Es un acontecimiento que los dirigentes de las instituciones europeas celebrarán con sentimientos encontrados: el cuadragésimo aniversario de las primeras elecciones al Parlamento Europeo (PE) por sufragio universal directo (1). Por una parte, les complacerá recordar lo que consideran un gran logro democrático. Por otra, estarán preocupados por la conmoción que, sin duda, supondrá el desembarco –previsto por los sondeos– de un gran número de eurodiputados de extrema derecha, nacionalistas e incluso fascistas. Recordemos que, además, se dará otra situación inédita: estas mismas fuerzas estarán también representadas en la Comisión Europea.
En junio de 1979, los nueve Estados que por entonces formaban parte de la Comunidad Económica Europea (CEE) –convertida en Unión Europea (UE) en 1993– inauguraron una nueva modalidad de escrutinio para elegir a los eurodiputados: el sufragio directo. Hasta esa fecha, cada Parlamento nacional los designaba entre sus miembros, que pasaban así a ostentar dos cargos.
El PE que durante años fue el pariente pobre del “triángulo institucional” que integra con la Comisión y el Consejo, vio cómo su ámbito de intervención se ampliaba al pasar de un tratado europeo a otro, del de Maastricht (1992) al de Lisboa (2007), pasando por los de Ámsterdam (1997) y de Niza (2000). Hasta el punto de que ya solo le falta el derecho de iniciativa legislativa –que la Comisión sigue monopolizando– para tener todos los atributos de un auténtico Parlamento. En el marco del “procedimiento legislativo ordinario” dispone de poder para decidir junto con el Consejo. Es decir, que su composición tiene un impacto directo sobre el contenido de las políticas europeas y, por tanto, de las políticas nacionales que se derivan de estas.
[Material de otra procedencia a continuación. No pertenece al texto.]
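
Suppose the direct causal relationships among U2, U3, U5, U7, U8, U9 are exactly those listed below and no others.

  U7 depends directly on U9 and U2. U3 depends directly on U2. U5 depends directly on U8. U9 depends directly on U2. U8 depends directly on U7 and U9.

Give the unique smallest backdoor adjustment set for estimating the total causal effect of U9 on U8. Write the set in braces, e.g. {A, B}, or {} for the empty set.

{U2}

Variables eligible for adjustment (non-descendants of U9, excluding U9 and U8): {U2, U3}.
Backdoor paths from U9 to U8:
  P1: U9 <- U2 -> U7 -> U8
The empty set is not sufficient: P1 (U9 <- U2 -> U7 -> U8) has no collider blocking it and no conditioned non-collider, so it is open.
Try {U2}:
  P1: blocked at fork node U2 ∈ conditioning set.
{U2} contains no descendant of U9 and blocks every backdoor path.
No other singleton works — e.g. {U3} leaves P1 open — so {U2} is the unique smallest valid adjustment set.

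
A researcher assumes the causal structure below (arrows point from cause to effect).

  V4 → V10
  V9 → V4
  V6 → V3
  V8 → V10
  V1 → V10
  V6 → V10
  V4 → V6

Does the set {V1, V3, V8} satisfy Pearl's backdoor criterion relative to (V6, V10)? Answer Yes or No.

Backdoor paths from V6 to V10 (paths whose first edge points into V6):
  P1: V6 <- V4 -> V10
Condition 1 (no descendant of V6 in the set): FAILS — V3 is a descendant of V6.
Condition 2 (every backdoor path blocked by {V1, V3, V8}):
  P1: open — no interior node is in the conditioning set.
{V1, V3, V8} does not satisfy the backdoor criterion.

No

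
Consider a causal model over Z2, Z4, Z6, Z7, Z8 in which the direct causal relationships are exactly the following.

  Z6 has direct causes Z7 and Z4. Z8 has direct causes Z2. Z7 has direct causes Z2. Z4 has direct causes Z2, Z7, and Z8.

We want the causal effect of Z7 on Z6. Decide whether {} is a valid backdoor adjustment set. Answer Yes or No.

No

Backdoor paths from Z7 to Z6 (paths whose first edge points into Z7):
  P1: Z7 <- Z2 -> Z8 -> Z4 -> Z6
  P2: Z7 <- Z2 -> Z4 -> Z6
Condition 1 (no descendant of Z7 in the set): holds — descendants of Z7 are {Z4, Z6}; none are in {}.
Condition 2 (every backdoor path blocked by {}):
  P1: open — no interior node is in the conditioning set.
  P2: open — no interior node is in the conditioning set.
{} does not satisfy the backdoor criterion.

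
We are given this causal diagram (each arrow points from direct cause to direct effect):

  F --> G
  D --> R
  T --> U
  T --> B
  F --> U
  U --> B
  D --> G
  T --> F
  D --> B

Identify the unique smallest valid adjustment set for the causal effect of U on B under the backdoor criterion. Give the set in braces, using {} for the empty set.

{T}

Variables eligible for adjustment (non-descendants of U, excluding U and B): {D, F, G, R, T}.
Backdoor paths from U to B:
  P1: U <- T -> F -> G <- D -> B
  P2: U <- T -> B
  P3: U <- F <- T -> B
  P4: U <- F -> G <- D -> B
The empty set is not sufficient: P2 (U <- T -> B) has no collider blocking it and no conditioned non-collider, so it is open.
Try {T}:
  P1: blocked at fork node T ∈ conditioning set.
  P2: blocked at fork node T ∈ conditioning set.
  P3: blocked at fork node T ∈ conditioning set.
  P4: blocked at collider G (neither it nor any descendant is in the conditioning set).
{T} contains no descendant of U and blocks every backdoor path.
No other singleton works — e.g. {F} leaves P2 open — so {T} is the unique smallest valid adjustment set.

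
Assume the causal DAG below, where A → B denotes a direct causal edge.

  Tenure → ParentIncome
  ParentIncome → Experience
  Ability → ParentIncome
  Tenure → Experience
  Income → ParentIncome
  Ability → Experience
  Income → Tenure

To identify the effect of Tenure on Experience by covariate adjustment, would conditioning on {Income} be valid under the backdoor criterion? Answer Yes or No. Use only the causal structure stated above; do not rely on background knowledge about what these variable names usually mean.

Yes

Backdoor paths from Tenure to Experience (paths whose first edge points into Tenure):
  P1: Tenure <- Income -> ParentIncome <- Ability -> Experience
  P2: Tenure <- Income -> ParentIncome -> Experience
Condition 1 (no descendant of Tenure in the set): holds — descendants of Tenure are {Experience, ParentIncome}; none are in {Income}.
Condition 2 (every backdoor path blocked by {Income}):
  P1: blocked at fork node Income ∈ conditioning set.
  P2: blocked at fork node Income ∈ conditioning set.
{Income} satisfies the backdoor criterion.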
Hasta la fecha, el PE ha sido una pieza respetuosa del engranaje del aparato comunitario, no solo en el plano técnico, también en el ideológico. Durante cuarenta años ha sido dirigido por el tándem Partido Popular Europeo (PPE)/ Socialistas y Socialdemócratas Europeos (S&D) que ha venido repartiéndose la presidencia y controlando todas las decisiones importantes. Trasladando, de alguna manera, las “grandes coaliciones” alemanas a la escala europea.
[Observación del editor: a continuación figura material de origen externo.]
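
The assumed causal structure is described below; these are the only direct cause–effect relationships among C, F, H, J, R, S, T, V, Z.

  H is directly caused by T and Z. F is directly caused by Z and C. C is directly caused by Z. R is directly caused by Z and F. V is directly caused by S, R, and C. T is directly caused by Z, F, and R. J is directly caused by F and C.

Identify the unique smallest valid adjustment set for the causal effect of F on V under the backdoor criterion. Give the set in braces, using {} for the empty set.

Variables eligible for adjustment (non-descendants of F, excluding F and V): {C, S, Z}.
Backdoor paths from F to V:
  P1: F <- Z -> C -> V
  P2: F <- Z -> R -> V
  P3: F <- Z -> T <- R -> V
  P4: F <- Z -> H <- T <- R -> V
  P5: F <- C <- Z -> R -> V
  P6: F <- C <- Z -> T <- R -> V
  P7: F <- C <- Z -> H <- T <- R -> V
  P8: F <- C -> V
The empty set is not sufficient: P1 (F <- Z -> C -> V) has no collider blocking it and no conditioned non-collider, so it is open.
Try {C, Z}:
  P1: blocked at fork node Z ∈ conditioning set.
  P2: blocked at fork node Z ∈ conditioning set.
  P3: blocked at fork node Z ∈ conditioning set.
  P4: blocked at fork node Z ∈ conditioning set.
  P5: blocked at chain node C ∈ conditioning set.
  P6: blocked at chain node C ∈ conditioning set.
  P7: blocked at chain node C ∈ conditioning set.
  P8: blocked at fork node C ∈ conditioning set.
{C, Z} contains no descendant of F and blocks every backdoor path.
Every element of {C, Z} is needed (dropping C leaves P8 open; dropping Z leaves P2 open), so no proper subset is valid.
Among all size-2 subsets of the eligible variables, only {C, Z} blocks every backdoor path, so it is the unique smallest valid adjustment set.

{C, Z}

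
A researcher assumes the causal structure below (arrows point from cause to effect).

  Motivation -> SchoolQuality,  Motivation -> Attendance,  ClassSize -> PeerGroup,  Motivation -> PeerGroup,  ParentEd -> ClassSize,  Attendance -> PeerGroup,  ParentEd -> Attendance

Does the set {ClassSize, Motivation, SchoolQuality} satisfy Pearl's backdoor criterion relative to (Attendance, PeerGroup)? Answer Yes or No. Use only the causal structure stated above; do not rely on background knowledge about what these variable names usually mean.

Backdoor paths from Attendance to PeerGroup (paths whose first edge points into Attendance):
  P1: Attendance <- ParentEd -> ClassSize -> PeerGroup
  P2: Attendance <- Motivation -> PeerGroup
Condition 1 (no descendant of Attendance in the set): holds — descendants of Attendance are {PeerGroup}; none are in {ClassSize, Motivation, SchoolQuality}.
Condition 2 (every backdoor path blocked by {ClassSize, Motivation, SchoolQuality}):
  P1: blocked at chain node ClassSize ∈ conditioning set.
  P2: blocked at fork node Motivation ∈ conditioning set.
{ClassSize, Motivation, SchoolQuality} satisfies the backdoor criterion.

Yes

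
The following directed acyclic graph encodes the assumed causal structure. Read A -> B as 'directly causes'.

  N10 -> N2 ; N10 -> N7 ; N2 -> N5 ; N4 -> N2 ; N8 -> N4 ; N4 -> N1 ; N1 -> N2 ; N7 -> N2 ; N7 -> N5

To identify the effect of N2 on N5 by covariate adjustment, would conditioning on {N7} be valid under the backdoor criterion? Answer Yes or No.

Yes

Backdoor paths from N2 to N5 (paths whose first edge points into N2):
  P1: N2 <- N10 -> N7 -> N5
  P2: N2 <- N7 -> N5
Condition 1 (no descendant of N2 in the set): holds — descendants of N2 are {N5}; none are in {N7}.
Condition 2 (every backdoor path blocked by {N7}):
  P1: blocked at chain node N7 ∈ conditioning set.
  P2: blocked at fork node N7 ∈ conditioning set.
{N7} satisfies the backdoor criterion.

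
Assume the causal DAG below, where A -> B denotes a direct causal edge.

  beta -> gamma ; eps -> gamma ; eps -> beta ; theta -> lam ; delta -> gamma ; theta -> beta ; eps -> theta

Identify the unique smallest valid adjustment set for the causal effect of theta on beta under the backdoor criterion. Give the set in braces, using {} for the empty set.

Variables eligible for adjustment (non-descendants of theta, excluding theta and beta): {delta, eps}.
Backdoor paths from theta to beta:
  P1: theta <- eps -> beta
  P2: theta <- eps -> gamma <- beta
The empty set is not sufficient: P1 (theta <- eps -> beta) has no collider blocking it and no conditioned non-collider, so it is open.
Try {eps}:
  P1: blocked at fork node eps ∈ conditioning set.
  P2: blocked at fork node eps ∈ conditioning set.
{eps} contains no descendant of theta and blocks every backdoor path.
No other singleton works — e.g. {delta} leaves P1 open — so {eps} is the unique smallest valid adjustment set.

{eps}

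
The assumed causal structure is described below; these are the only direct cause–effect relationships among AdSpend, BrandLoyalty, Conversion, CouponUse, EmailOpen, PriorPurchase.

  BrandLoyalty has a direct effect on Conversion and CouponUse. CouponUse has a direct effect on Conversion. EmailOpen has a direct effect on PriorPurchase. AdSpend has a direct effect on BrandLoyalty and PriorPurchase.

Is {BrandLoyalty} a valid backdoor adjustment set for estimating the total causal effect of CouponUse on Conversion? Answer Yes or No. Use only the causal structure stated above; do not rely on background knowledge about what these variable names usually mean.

Yes

Backdoor paths from CouponUse to Conversion (paths whose first edge points into CouponUse):
  P1: CouponUse <- BrandLoyalty -> Conversion
Condition 1 (no descendant of CouponUse in the set): holds — descendants of CouponUse are {Conversion}; none are in {BrandLoyalty}.
Condition 2 (every backdoor path blocked by {BrandLoyalty}):
  P1: blocked at fork node BrandLoyalty ∈ conditioning set.
{BrandLoyalty} satisfies the backdoor criterion.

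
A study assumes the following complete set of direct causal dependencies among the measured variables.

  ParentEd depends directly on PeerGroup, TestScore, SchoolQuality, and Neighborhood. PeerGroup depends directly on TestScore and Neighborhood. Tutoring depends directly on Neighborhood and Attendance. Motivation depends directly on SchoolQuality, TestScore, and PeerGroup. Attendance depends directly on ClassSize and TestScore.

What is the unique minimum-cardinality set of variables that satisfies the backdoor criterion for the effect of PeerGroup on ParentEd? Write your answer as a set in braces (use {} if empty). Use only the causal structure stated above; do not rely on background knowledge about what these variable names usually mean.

{Neighborhood, TestScore}

Variables eligible for adjustment (non-descendants of PeerGroup, excluding PeerGroup and ParentEd): {Attendance, ClassSize, Neighborhood, SchoolQuality, TestScore, Tutoring}.
Backdoor paths from PeerGroup to ParentEd:
  P1: PeerGroup <- Neighborhood -> ParentEd
  P2: PeerGroup <- Neighborhood -> Tutoring <- Attendance <- TestScore -> ParentEd
  P3: PeerGroup <- Neighborhood -> Tutoring <- Attendance <- TestScore -> Motivation <- SchoolQuality -> ParentEd
  P4: PeerGroup <- TestScore -> ParentEd
  P5: PeerGroup <- TestScore -> Motivation <- SchoolQuality -> ParentEd
  P6: PeerGroup <- TestScore -> Attendance -> Tutoring <- Neighborhood -> ParentEd
The empty set is not sufficient: P1 (PeerGroup <- Neighborhood -> ParentEd) has no collider blocking it and no conditioned non-collider, so it is open.
Try {Neighborhood, TestScore}:
  P1: blocked at fork node Neighborhood ∈ conditioning set.
  P2: blocked at fork node Neighborhood ∈ conditioning set.
  P3: blocked at fork node Neighborhood ∈ conditioning set.
  P4: blocked at fork node TestScore ∈ conditioning set.
  P5: blocked at fork node TestScore ∈ conditioning set.
  P6: blocked at fork node TestScore ∈ conditioning set.
{Neighborhood, TestScore} contains no descendant of PeerGroup and blocks every backdoor path.
Every element of {Neighborhood, TestScore} is needed (dropping Neighborhood leaves P1 open; dropping TestScore leaves P4 open), so no proper subset is valid.
Among all size-2 subsets of the eligible variables, only {Neighborhood, TestScore} blocks every backdoor path, so it is the unique smallest valid adjustment set.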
Este bloque, hasta ahora mayoritario en el seno del PE, seguramente dejará de serlo tras el escrutinio del 26 de mayo. Con el previsible avance de la extrema derecha, el consenso neoliberal del que el PE era un modelo, se verá sustituido por estrategias de ruptura, algunas de ellas orquestadas por el primer ministro húngaro Viktor Orbán y el ministro del Interior italiano Matteo Salvini.
Así, el PE entrará en una zona de turbulencias, algo para lo que su historia no lo ha preparado. Pero, sin duda, este no es el fenómeno más desestabilizador al que se enfrentará la UE: la Comisión también sufrirá las consecuencias del impulso de la extrema derecha y de la derecha nacionalista.
Al igual que el PE, el ejecutivo de la UE se renovará completamente al término del mandato de cinco años. Los gobiernos nombrarán a los 27 comisarios, uno por cada Estado miembro de la UE. Lo que significa que algunos de ellos –tal vez media docena–, en consonancia con sus respectivos gobiernos, se opondrán a la ortodoxia de Bruselas en algunos campos, sobre todo en cuestiones de inmigración.
Pero, y esto constituye una novedad sin precedentes en la historia de la UE, lo harán desde dentro de una institución que ha tomado tradicionalmente sus decisiones por consenso. De ahí que se esperen bloqueos y guerra de guerrillas en los lugares de poder comunitario. El 26 de mayo marcará un antes y un después para la UE.